For the sake of opening links in a new window this seems like a long-winded way to do it. Is there a more straightforward way that doesn't carry the potential drawbacks of re-implementing an entire class (which might break in the future if WP changes something fundamental in an update), and doesn't require modifying the original class-wp-widget-recent-posts.php file.

¿Fue útil?

Solución

No there doesn't really seem to be a better way. Just make sure your class has a new class name, the core widgets aren't 'pluggable'.

I can't see any hooks inside the Recent Posts widget that would allow changing its output, nor are there any hooks appropriate for changing a widgets output or callback function.

I've seen some techniques that involve using hooks that run between widgets to capture the output and modify it in some way, but those are fairly hacky and you won't have access to the widget's settings or the widget area's parameters.

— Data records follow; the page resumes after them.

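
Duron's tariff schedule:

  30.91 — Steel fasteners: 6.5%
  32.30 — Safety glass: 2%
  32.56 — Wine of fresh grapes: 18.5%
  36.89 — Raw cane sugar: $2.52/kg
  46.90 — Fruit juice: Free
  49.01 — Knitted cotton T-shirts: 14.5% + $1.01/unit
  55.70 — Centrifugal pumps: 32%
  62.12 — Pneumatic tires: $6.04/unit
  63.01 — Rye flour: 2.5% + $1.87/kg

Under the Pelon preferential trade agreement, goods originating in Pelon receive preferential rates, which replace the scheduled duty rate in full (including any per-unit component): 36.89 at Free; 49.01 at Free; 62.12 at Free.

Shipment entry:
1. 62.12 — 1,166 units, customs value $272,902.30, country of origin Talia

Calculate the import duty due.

$7,042.64

Line 1 (62.12, Talia, 1,166 units, $272,902.30):
Base rate for 62.12 is $6.04/unit.
62.12 has an FTA preferential rate, but origin Talia is not Pelon; base rate stands.
Duty = 1,166 × $6.04 = $7,042.64.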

Another approach involves replacing the callback function of the widget by modifying the global widgets variable, but that doesn't seem superior to copying the widget to me, because you have to do awkward stuff like digging into that global widgets variable to pull out the original arguments. Again it feels hacky to me, but if you're curious it's the 4th option in this article.

I wouldn't worry about the widget breaking in future versions of WordPress though. You may be copying a core widget, but for all intents and purposes this is a custom widget you'll be making and WordPress is very good about keeping backwards compatibility with things like that. If the core widget ever changes in future then you might miss out on those changes, or have to re-implement them if you want them, but it's unlikely yours will break.